Selon les témoignages transmis par radio Blackout au cours de la nuit et en début de matinée, le train est arrivé une heure après l’horaire prévu (3 h 39) en gare de Condove-Chiusa San Michele. Il y avait au moins quinze camionnettes de police dans la gare, environ une centaine d’agents ; les gares et les passages à niveau étaient investit par des véhicules banalisés et des blindés en plus d’un nombre considérable de carabiniers, de pompiers et de techniciens sur le train transportant les déchets.
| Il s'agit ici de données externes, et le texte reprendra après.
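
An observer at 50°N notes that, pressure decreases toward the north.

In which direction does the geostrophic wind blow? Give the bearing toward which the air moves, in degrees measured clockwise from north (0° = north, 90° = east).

The pressure-gradient force points toward the north (bearing 000°).
Geostrophic balance: in the Northern Hemisphere the Coriolis force deflects motion to the right, so the geostrophic wind blows 90° to the right of the pressure-gradient force (low pressure on the left).
Rotating 000° by 90° clockwise gives 090° — the wind blows toward the east.

090°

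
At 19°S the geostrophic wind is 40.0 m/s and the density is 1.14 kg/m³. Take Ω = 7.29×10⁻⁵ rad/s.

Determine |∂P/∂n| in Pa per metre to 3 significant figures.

Coriolis parameter at 19°S:
f = 2Ω sin φ = 2 × 7.29×10⁻⁵ × sin 19° = 4.75×10⁻⁵ s⁻¹
Geostrophic balance rearranged: |∂P/∂n| = f ρ V_g
|∂P/∂n| = 4.75×10⁻⁵ × 1.14 × 40.0 = 2.16×10⁻³ Pa/m

2.16×10⁻³ Pa/m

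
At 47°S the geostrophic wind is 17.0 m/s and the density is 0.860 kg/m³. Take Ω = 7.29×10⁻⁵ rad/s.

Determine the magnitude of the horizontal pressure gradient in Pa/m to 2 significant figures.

Coriolis parameter at 47°S:
f = 2Ω sin φ = 2 × 7.29×10⁻⁵ × sin 47° = 1.07×10⁻⁴ s⁻¹
Geostrophic balance rearranged: |∂P/∂n| = f ρ V_g
|∂P/∂n| = 1.07×10⁻⁴ × 0.860 × 17.0 = 1.56×10⁻³ Pa/m

1.6×10⁻³ Pa/m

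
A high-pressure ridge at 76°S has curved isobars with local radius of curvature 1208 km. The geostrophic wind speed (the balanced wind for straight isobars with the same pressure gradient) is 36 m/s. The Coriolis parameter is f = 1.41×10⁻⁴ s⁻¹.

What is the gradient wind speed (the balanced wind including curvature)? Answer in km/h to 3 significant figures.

186 km/h

Around a high, pressure-gradient force acts outward with centrifugal, so Coriolis balances both:
fV = (1/ρ)|∂P/∂n| + V²/R  →  V² − fR·V + fR·V_g = 0
With fR = 1.41×10⁻⁴ × 1208×10³ m = 170 m/s:
V = [fR − √((fR)² − 4 fR V_g)]/2 = [170 − √(170² − 4×170×36)]/2 = 51.7 m/s
Supergeostrophic (V > V_g = 36 m/s), as expected around a high.
Converting: 51.7 m/s × 3.6 = 186 km/h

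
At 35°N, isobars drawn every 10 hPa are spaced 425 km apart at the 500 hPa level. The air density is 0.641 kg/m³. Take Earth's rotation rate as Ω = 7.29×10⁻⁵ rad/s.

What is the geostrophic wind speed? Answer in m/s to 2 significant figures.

44 m/s

Coriolis parameter at 35°N:
f = 2Ω sin φ = 2 × 7.29×10⁻⁵ × sin 35° = 8.36×10⁻⁵ s⁻¹
Pressure gradient: |∂P/∂n| = 1000 Pa / 425000 m = 2.35×10⁻³ Pa/m
Geostrophic balance (pressure-gradient force = Coriolis force):
V_g = (1/(fρ)) |∂P/∂n| = 2.35×10⁻³ / (8.36×10⁻⁵ × 0.641) = 43.9 m/s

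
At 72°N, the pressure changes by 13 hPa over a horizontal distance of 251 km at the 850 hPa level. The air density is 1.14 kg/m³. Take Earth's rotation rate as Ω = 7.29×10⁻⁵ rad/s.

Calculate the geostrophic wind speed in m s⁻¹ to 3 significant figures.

32.8 m s⁻¹

Coriolis parameter at 72°N:
f = 2Ω sin φ = 2 × 7.29×10⁻⁵ × sin 72° = 1.39×10⁻⁴ s⁻¹
Pressure gradient: |∂P/∂n| = 1300 Pa / 251000 m = 5.18×10⁻³ Pa/m
Geostrophic balance (pressure-gradient force = Coriolis force):
V_g = (1/(fρ)) |∂P/∂n| = 5.18×10⁻³ / (1.39×10⁻⁴ × 1.14) = 32.8 m/s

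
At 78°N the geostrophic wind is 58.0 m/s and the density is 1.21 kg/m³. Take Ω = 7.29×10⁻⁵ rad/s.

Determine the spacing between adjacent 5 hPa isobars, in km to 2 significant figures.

50 km

Coriolis parameter at 78°N:
f = 2Ω sin φ = 2 × 7.29×10⁻⁵ × sin 78° = 1.43×10⁻⁴ s⁻¹
Geostrophic balance rearranged: |∂P/∂n| = f ρ V_g
|∂P/∂n| = 1.43×10⁻⁴ × 1.21 × 58.0 = 1.00×10⁻² Pa/m
Isobar spacing: Δn = ΔP/|∂P/∂n| = 500 Pa / 1.00×10⁻² Pa/m = 49957 m ≈ 50 km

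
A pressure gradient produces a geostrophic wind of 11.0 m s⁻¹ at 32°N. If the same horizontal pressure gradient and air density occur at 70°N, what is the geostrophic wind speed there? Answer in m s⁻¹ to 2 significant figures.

With the same pressure gradient and density, V_g ∝ 1/f ∝ 1/sin φ.
V₂ = V₁ · sin φ₁ / sin φ₂ = 11.0 × sin 32° / sin 70°
V₂ = 11.0 × 0.5299/0.9397 = 6.2 m s⁻¹

6.2 m s⁻¹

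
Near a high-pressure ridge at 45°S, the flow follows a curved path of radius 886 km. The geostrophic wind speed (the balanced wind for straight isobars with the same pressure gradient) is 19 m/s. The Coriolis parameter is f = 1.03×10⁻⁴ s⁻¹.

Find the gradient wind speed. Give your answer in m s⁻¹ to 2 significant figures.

Around a high, pressure-gradient force acts outward with centrifugal, so Coriolis balances both:
fV = (1/ρ)|∂P/∂n| + V²/R  →  V² − fR·V + fR·V_g = 0
With fR = 1.03×10⁻⁴ × 886×10³ m = 91.3 m/s:
V = [fR − √((fR)² − 4 fR V_g)]/2 = [91.3 − √(91.3² − 4×91.3×19)]/2 = 27 m/s
Supergeostrophic (V > V_g = 19 m/s), as expected around a high.

27 m s⁻¹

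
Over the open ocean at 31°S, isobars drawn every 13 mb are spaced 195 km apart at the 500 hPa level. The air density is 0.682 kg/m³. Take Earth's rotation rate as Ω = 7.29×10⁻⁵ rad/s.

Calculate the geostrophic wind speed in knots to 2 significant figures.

250 knots

Coriolis parameter at 31°S:
f = 2Ω sin φ = 2 × 7.29×10⁻⁵ × sin 31° = 7.51×10⁻⁵ s⁻¹
Pressure gradient: |∂P/∂n| = 1300 Pa / 195000 m = 6.67×10⁻³ Pa/m
Geostrophic balance (pressure-gradient force = Coriolis force):
V_g = (1/(fρ)) |∂P/∂n| = 6.67×10⁻³ / (7.51×10⁻⁵ × 0.682) = 130 m/s
Converting: 130 m/s × 1.944 = 250 knots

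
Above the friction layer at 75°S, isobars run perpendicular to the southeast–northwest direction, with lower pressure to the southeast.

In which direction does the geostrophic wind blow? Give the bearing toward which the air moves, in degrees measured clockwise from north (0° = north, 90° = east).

045°

The pressure-gradient force points toward the southeast (bearing 135°).
Geostrophic balance: in the Southern Hemisphere the Coriolis force deflects motion to the left, so the geostrophic wind blows 90° to the left of the pressure-gradient force (low pressure on the right).
Rotating 135° by 90° counterclockwise gives 045° — the wind blows toward the northeast.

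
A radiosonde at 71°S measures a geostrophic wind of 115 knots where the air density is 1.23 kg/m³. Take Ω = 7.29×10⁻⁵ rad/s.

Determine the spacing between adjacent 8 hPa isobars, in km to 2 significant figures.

Coriolis parameter at 71°S:
f = 2Ω sin φ = 2 × 7.29×10⁻⁵ × sin 71° = 1.38×10⁻⁴ s⁻¹
Wind speed in SI: 115 knots = 59.2 m/s
Geostrophic balance rearranged: |∂P/∂n| = f ρ V_g
|∂P/∂n| = 1.38×10⁻⁴ × 1.23 × 59.2 = 1.00×10⁻² Pa/m
Isobar spacing: Δn = ΔP/|∂P/∂n| = 800 Pa / 1.00×10⁻² Pa/m = 79748 m ≈ 80 km

80 km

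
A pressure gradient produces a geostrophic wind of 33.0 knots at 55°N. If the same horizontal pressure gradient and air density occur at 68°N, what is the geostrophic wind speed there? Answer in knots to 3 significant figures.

With the same pressure gradient and density, V_g ∝ 1/f ∝ 1/sin φ.
V₂ = V₁ · sin φ₁ / sin φ₂ = 33.0 × sin 55° / sin 68°
V₂ = 33.0 × 0.8192/0.9272 = 29.2 knots

29.2 knots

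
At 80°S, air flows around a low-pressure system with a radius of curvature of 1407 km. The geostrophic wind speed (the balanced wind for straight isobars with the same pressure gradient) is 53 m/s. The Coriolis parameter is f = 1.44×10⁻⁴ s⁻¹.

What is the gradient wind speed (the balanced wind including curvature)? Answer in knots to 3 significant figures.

84.8 knots

Around a low, centrifugal force acts outward with Coriolis, so pressure-gradient force balances both:
(1/ρ)|∂P/∂n| = fV + V²/R  →  V² + fR·V − fR·V_g = 0
With fR = 1.44×10⁻⁴ × 1407×10³ m = 203 m/s:
V = [−fR + √((fR)² + 4 fR V_g)]/2 = [−203 + √(203² + 4×203×53)]/2 = 43.6 m/s
Subgeostrophic (V < V_g = 53 m/s), as expected around a low.
Converting: 43.6 m/s × 1.944 = 84.8 knots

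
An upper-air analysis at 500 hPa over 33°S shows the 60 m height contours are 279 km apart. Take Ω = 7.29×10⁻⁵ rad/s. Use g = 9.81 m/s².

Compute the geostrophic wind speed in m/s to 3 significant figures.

26.6 m/s

Coriolis parameter at 33°S:
f = 2Ω sin φ = 2 × 7.29×10⁻⁵ × sin 33° = 7.94×10⁻⁵ s⁻¹
Height gradient: |∂Z/∂n| = 60 m / 279000 m = 2.15×10⁻⁴
On a pressure surface, geostrophic balance gives V_g = (g/f)|∂Z/∂n|:
V_g = 9.81 × 2.15×10⁻⁴ / 7.94×10⁻⁵ = 26.6 m/s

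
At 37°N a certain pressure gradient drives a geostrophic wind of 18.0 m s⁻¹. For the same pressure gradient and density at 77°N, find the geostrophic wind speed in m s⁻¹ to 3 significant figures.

With the same pressure gradient and density, V_g ∝ 1/f ∝ 1/sin φ.
V₂ = V₁ · sin φ₁ / sin φ₂ = 18.0 × sin 37° / sin 77°
V₂ = 18.0 × 0.6018/0.9744 = 11.1 m s⁻¹

11.1 m s⁻¹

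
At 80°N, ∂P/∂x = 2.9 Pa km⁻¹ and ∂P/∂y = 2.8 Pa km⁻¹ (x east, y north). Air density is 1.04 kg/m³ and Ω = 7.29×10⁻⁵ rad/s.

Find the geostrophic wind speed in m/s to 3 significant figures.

27.0 m/s

Coriolis parameter at 80°N:
f = 2Ω sin φ = 2 × 7.29×10⁻⁵ × sin 80° = 1.44×10⁻⁴ s⁻¹
Component geostrophic relations (x east, y north):
u_g = −(1/(fρ)) ∂P/∂y,  v_g = (1/(fρ)) ∂P/∂x
u_g = −(2.8×10⁻³)/(1.44×10⁻⁴ × 1.04) = −18.8 m/s;  v_g = (2.9×10⁻³)/(1.44×10⁻⁴ × 1.04) = 19.4 m/s
|V_g| = √(u_g² + v_g²) = 27.0 m/s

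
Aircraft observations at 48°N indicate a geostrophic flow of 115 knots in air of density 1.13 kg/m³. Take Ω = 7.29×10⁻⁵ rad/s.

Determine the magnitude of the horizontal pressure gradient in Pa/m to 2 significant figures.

Coriolis parameter at 48°N:
f = 2Ω sin φ = 2 × 7.29×10⁻⁵ × sin 48° = 1.08×10⁻⁴ s⁻¹
Wind speed in SI: 115 knots = 59.2 m/s
Geostrophic balance rearranged: |∂P/∂n| = f ρ V_g
|∂P/∂n| = 1.08×10⁻⁴ × 1.13 × 59.2 = 7.24×10⁻³ Pa/m

7.2×10⁻³ Pa/m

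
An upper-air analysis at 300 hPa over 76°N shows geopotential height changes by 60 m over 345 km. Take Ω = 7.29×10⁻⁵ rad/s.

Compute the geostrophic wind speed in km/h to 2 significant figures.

43 km/h

Coriolis parameter at 76°N:
f = 2Ω sin φ = 2 × 7.29×10⁻⁵ × sin 76° = 1.41×10⁻⁴ s⁻¹
Height gradient: |∂Z/∂n| = 60 m / 345000 m = 1.74×10⁻⁴
On a pressure surface, geostrophic balance gives V_g = (g/f)|∂Z/∂n|:
V_g = 9.81 × 1.74×10⁻⁴ / 1.41×10⁻⁴ = 12.1 m/s
Converting: 12.1 m/s × 3.6 = 43 km/h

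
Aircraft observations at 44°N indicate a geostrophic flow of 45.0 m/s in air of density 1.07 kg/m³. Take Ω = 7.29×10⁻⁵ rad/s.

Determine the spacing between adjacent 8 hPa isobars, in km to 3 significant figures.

164 km

Coriolis parameter at 44°N:
f = 2Ω sin φ = 2 × 7.29×10⁻⁵ × sin 44° = 1.01×10⁻⁴ s⁻¹
Geostrophic balance rearranged: |∂P/∂n| = f ρ V_g
|∂P/∂n| = 1.01×10⁻⁴ × 1.07 × 45.0 = 4.88×10⁻³ Pa/m
Isobar spacing: Δn = ΔP/|∂P/∂n| = 800 Pa / 4.88×10⁻³ Pa/m = 164046 m ≈ 164 km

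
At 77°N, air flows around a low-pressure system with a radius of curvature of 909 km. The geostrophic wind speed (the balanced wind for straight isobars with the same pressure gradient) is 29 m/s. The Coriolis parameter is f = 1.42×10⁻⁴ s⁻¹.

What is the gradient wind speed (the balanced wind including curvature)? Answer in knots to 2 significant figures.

47 knots

Around a low, centrifugal force acts outward with Coriolis, so pressure-gradient force balances both:
(1/ρ)|∂P/∂n| = fV + V²/R  →  V² + fR·V − fR·V_g = 0
With fR = 1.42×10⁻⁴ × 909×10³ m = 129 m/s:
V = [−fR + √((fR)² + 4 fR V_g)]/2 = [−129 + √(129² + 4×129×29)]/2 = 24.4 m/s
Subgeostrophic (V < V_g = 29 m/s), as expected around a low.
Converting: 24.4 m/s × 1.944 = 47 knots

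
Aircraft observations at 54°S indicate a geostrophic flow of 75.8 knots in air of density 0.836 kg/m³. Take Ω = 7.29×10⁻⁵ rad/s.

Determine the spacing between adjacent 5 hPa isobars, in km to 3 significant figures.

Coriolis parameter at 54°S:
f = 2Ω sin φ = 2 × 7.29×10⁻⁵ × sin 54° = 1.18×10⁻⁴ s⁻¹
Wind speed in SI: 75.8 knots = 39.0 m/s
Geostrophic balance rearranged: |∂P/∂n| = f ρ V_g
|∂P/∂n| = 1.18×10⁻⁴ × 0.836 × 39.0 = 3.85×10⁻³ Pa/m
Isobar spacing: Δn = ΔP/|∂P/∂n| = 500 Pa / 3.85×10⁻³ Pa/m = 130029 m ≈ 130 km

130 km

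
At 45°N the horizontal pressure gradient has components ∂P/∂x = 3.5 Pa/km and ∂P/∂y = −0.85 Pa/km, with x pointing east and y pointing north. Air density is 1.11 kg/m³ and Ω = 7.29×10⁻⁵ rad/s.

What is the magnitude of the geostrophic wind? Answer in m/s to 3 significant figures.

Coriolis parameter at 45°N:
f = 2Ω sin φ = 2 × 7.29×10⁻⁵ × sin 45° = 1.03×10⁻⁴ s⁻¹
Component geostrophic relations (x east, y north):
u_g = −(1/(fρ)) ∂P/∂y,  v_g = (1/(fρ)) ∂P/∂x
u_g = −(−0.85×10⁻³)/(1.03×10⁻⁴ × 1.11) = 7.43 m/s;  v_g = (3.5×10⁻³)/(1.03×10⁻⁴ × 1.11) = 30.6 m/s
|V_g| = √(u_g² + v_g²) = 31.5 m/s

31.5 m/s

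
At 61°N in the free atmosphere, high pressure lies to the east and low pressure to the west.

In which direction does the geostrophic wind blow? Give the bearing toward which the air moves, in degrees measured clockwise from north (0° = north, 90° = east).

000°

The pressure-gradient force points toward the west (bearing 270°).
Geostrophic balance: in the Northern Hemisphere the Coriolis force deflects motion to the right, so the geostrophic wind blows 90° to the right of the pressure-gradient force (low pressure on the left).
Rotating 270° by 90° clockwise gives 000° — the wind blows toward the north.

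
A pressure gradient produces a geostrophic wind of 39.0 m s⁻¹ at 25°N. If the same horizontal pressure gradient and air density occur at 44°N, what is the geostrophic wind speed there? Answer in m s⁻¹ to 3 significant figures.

With the same pressure gradient and density, V_g ∝ 1/f ∝ 1/sin φ.
V₂ = V₁ · sin φ₁ / sin φ₂ = 39.0 × sin 25° / sin 44°
V₂ = 39.0 × 0.4226/0.6947 = 23.7 m s⁻¹

23.7 m s⁻¹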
Charges répétées de la police vers 3 h 50, quelques blessés légers, aux 30 personnes interpellées, fichées et perquisitionnées s’est ajouté l’arrestation de 3 personnes transférées en préfecture, l’une d’entre elles est immédiatement relâché ; violence et arrogance de la part des forces de l’ordre. Un manifestant a fait appel aux Premiers Secours.
Les deux arrêtés ont été inculpés et incarcérés à la prison de la Vallette à Turin.

Dans la nuit de dimanche à lundi, Arturo et Guido ont été arrêté à Condove au cours d’une manifestation contre le passage d’un train chargé de déchets nucléaires venant de Saluggia à destination de la France.
Nous leur exprimons toute notre solidarité.
Arrêtons le nucléaire !


Voici le communiqué de la rédaction de Nunatak, publication dont ces deux camarades font partie.

Arturo et Guido, deux des animateurs de la rédaction de Nunatak - revue d’histoire, de culture, de lutte dans les montagnes, ont été arrêté cette nuit alors qu’ils participaient à un rassemblement à Condove (Val di Susa) pour bloquer un train Castor chargé de déchets nucléaires liquides provenant du réacteur de Garigliano. Si la présence de quelques dizaines de personnes a permis d’arrêter ce train de la mort, elle n’a pas permis de ramener sain et sauf tous les manifestants. Ils ont fait quelque chose pour nous tous, c’est à nous de faire quelque chose pour eux.

Liberté pour Arturo et Guido ! Arrêtons le nucléaire !

Les membres de Nunatak.


L’appareil nucléaire européen est un entrelacement de relations politiques et économiques, d’infrastructures énergétiques, de centrales et centres de recherche. Il est dans les universités et dans les laboratoires, il se manifeste fréquemment avec des convois de déchets qui traversent les territoires aux populations ignorantes. La nuit dernière, quelques personnes ont cherché à stopper un engrenage de la gigantesque machine nucléaire ; sans attendre un mouvement de masse, ils ont choisi de freiner la progression d’un train mortifère, qui représentait beaucoup plus sur le moment. Pour assurer la progression du train, les sbires ont chargé le rassemblement et arrêté nos chers compagnons. Reprenons la résistance contre la société de l’atome et contre toutes les nuisances liées à la domination. Solidaires de Guido et Arturo, de toutes celles et ceux, camarades qui sont entrés en lice.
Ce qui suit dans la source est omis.